Grassroots groups from north and south Mecklenburg met Tuesday to discuss their top priority: petitioning the N.C. General Assembly to split Charlotte-Mecklenburg Schools into three school districts.
The south suburban group known as SMART (South Mecklenburg Alliance of Responsible Taxpayers) met Tuesday night at Raintree Country Club to join forces with SPARK - a group of north Mecklenburg residents that has been working through CMS issues since last summer.
SPARK (short for Strategic Partners for Accountability and Reform of Key Educational Performances) was started by residents unhappy with their CMS schools and what they say is a lack of consideration by the part of the Board of Education.
SPARK leader and Huntersville resident Tom Davis addressed about 30 people from south Mecklenburg Tuesday night and passed out documents outlining their hopes for a new system.
"We've got some great people in CMS, but we've got processes that are broken, leadership that's not there," said Davis.
Davis said they would like to see CMS broken into three school districts: North, Central and South.
The North district would include Huntersville, Cornelius, Davidson and the Mountain Island lake area.
The Central district would include the area within the Interstate 485 loop with slight adjustments based on enrollment.
The South District would stretch from the Steele Creek area on the west to Mint Hill on the east.
Many of the south Meck residents liked what they heard.
South Charlotte resident and SMART leader Tim Timmerman called CMS a "monolith" that is too large to represent everyone fairly.
Anger over District 6 choice
SMART was formed about four months ago by a group of south suburban residents frustrated with low voter turnout and what they say are high taxes with little return.

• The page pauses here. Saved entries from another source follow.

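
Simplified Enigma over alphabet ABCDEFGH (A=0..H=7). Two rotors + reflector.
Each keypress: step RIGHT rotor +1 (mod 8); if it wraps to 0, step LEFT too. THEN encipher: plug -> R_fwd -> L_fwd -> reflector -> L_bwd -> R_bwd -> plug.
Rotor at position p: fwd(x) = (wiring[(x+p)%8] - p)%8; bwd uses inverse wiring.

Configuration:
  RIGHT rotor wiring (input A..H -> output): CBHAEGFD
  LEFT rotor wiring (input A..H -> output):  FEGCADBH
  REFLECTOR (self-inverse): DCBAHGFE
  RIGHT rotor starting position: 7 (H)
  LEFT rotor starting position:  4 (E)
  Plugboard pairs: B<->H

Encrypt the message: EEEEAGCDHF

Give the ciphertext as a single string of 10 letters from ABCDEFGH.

Answer: HGBGEBEBFA

Derivation:
Char 1 ('E'): step: R->0, L->5 (L advanced); E->plug->E->R->E->L->H->refl->E->L'->B->R'->B->plug->H
Char 2 ('E'): step: R->1, L=5; E->plug->E->R->F->L->B->refl->C->L'->C->R'->G->plug->G
Char 3 ('E'): step: R->2, L=5; E->plug->E->R->D->L->A->refl->D->L'->H->R'->H->plug->B
Char 4 ('E'): step: R->3, L=5; E->plug->E->R->A->L->G->refl->F->L'->G->R'->G->plug->G
Char 5 ('A'): step: R->4, L=5; A->plug->A->R->A->L->G->refl->F->L'->G->R'->E->plug->E
Char 6 ('G'): step: R->5, L=5; G->plug->G->R->D->L->A->refl->D->L'->H->R'->H->plug->B
Char 7 ('C'): step: R->6, L=5; C->plug->C->R->E->L->H->refl->E->L'->B->R'->E->plug->E
Char 8 ('D'): step: R->7, L=5; D->plug->D->R->A->L->G->refl->F->L'->G->R'->H->plug->B
Char 9 ('H'): step: R->0, L->6 (L advanced); H->plug->B->R->B->L->B->refl->C->L'->G->R'->F->plug->F
Char 10 ('F'): step: R->1, L=6; F->plug->F->R->E->L->A->refl->D->L'->A->R'->A->plug->A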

They were also fueled by anger over a decision by the Democratic majority on the school board to appoint Pineville resident and Democrat Amelia Stinson-Wesley to an open seat representing Republican-leaning District 6.

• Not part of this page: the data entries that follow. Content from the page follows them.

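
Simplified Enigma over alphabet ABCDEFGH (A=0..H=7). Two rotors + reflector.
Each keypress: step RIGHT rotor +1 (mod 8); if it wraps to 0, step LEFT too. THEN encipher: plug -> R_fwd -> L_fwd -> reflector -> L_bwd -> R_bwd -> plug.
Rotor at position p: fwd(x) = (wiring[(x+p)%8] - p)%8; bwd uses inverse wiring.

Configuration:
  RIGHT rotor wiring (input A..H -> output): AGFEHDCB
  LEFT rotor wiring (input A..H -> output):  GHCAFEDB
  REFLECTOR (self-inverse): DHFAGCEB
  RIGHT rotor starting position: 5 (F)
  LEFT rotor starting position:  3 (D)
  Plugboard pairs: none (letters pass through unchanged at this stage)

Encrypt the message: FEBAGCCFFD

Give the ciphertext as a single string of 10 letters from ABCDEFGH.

Char 1 ('F'): step: R->6, L=3; F->plug->F->R->G->L->E->refl->G->L'->E->R'->A->plug->A
Char 2 ('E'): step: R->7, L=3; E->plug->E->R->F->L->D->refl->A->L'->D->R'->H->plug->H
Char 3 ('B'): step: R->0, L->4 (L advanced); B->plug->B->R->G->L->G->refl->E->L'->H->R'->E->plug->E
Char 4 ('A'): step: R->1, L=4; A->plug->A->R->F->L->D->refl->A->L'->B->R'->F->plug->F
Char 5 ('G'): step: R->2, L=4; G->plug->G->R->G->L->G->refl->E->L'->H->R'->F->plug->F
Char 6 ('C'): step: R->3, L=4; C->plug->C->R->A->L->B->refl->H->L'->C->R'->H->plug->H
Char 7 ('C'): step: R->4, L=4; C->plug->C->R->G->L->G->refl->E->L'->H->R'->B->plug->B
Char 8 ('F'): step: R->5, L=4; F->plug->F->R->A->L->B->refl->H->L'->C->R'->H->plug->H
Char 9 ('F'): step: R->6, L=4; F->plug->F->R->G->L->G->refl->E->L'->H->R'->E->plug->E
Char 10 ('D'): step: R->7, L=4; D->plug->D->R->G->L->G->refl->E->L'->H->R'->C->plug->C

Answer: AHEFFHBHEC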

SMART gained attention recently when Republican county commissioner Bill James suggested the area south of N.C. 51 should secede from the city of Charlotte.

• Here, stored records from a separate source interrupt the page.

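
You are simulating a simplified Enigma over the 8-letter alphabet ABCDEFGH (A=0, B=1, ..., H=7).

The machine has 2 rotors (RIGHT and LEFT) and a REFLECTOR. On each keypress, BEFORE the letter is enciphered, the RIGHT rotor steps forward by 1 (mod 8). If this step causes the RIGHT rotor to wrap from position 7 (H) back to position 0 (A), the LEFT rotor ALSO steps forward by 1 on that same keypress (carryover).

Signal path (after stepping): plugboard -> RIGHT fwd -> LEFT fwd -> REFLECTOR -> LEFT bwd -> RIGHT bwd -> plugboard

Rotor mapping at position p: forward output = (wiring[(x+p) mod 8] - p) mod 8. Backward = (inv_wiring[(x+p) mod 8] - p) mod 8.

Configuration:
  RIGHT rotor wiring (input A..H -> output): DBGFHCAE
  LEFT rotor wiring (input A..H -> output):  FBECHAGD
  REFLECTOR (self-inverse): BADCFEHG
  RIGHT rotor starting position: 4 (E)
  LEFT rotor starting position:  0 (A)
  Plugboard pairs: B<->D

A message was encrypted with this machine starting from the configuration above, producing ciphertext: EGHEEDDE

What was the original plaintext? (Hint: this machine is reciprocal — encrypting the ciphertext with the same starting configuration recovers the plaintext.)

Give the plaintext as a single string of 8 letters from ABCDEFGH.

Char 1 ('E'): step: R->5, L=0; E->plug->E->R->E->L->H->refl->G->L'->G->R'->D->plug->B
Char 2 ('G'): step: R->6, L=0; G->plug->G->R->B->L->B->refl->A->L'->F->R'->C->plug->C
Char 3 ('H'): step: R->7, L=0; H->plug->H->R->B->L->B->refl->A->L'->F->R'->A->plug->A
Char 4 ('E'): step: R->0, L->1 (L advanced); E->plug->E->R->H->L->E->refl->F->L'->F->R'->D->plug->B
Char 5 ('E'): step: R->1, L=1; E->plug->E->R->B->L->D->refl->C->L'->G->R'->D->plug->B
Char 6 ('D'): step: R->2, L=1; D->plug->B->R->D->L->G->refl->H->L'->E->R'->A->plug->A
Char 7 ('D'): step: R->3, L=1; D->plug->B->R->E->L->H->refl->G->L'->D->R'->H->plug->H
Char 8 ('E'): step: R->4, L=1; E->plug->E->R->H->L->E->refl->F->L'->F->R'->F->plug->F

Answer: BCABBAHF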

A similar "secession" movement in 2005 drew hundreds to talk about splitting CMS up into smaller districts. But the movement fizzled in 2006, in part because Superintendent Peter Gorman was hired, and he promised to make the district less Charlotte-centric.
Now leaders from SPARK and SMART say they don't want to wait until CMS hires another new superintendent who'll make similar promises. They're circulating a petition for the state legislature at chn.ge/x6G0ew .
Davis said that once state leaders see a well-laid, "cheaper, faster, better" plan, they just might bite.
"This bill can be looked at favorably, if we do it right," said Davis. "It's a place to start ... what's working now evidently isn't working too well."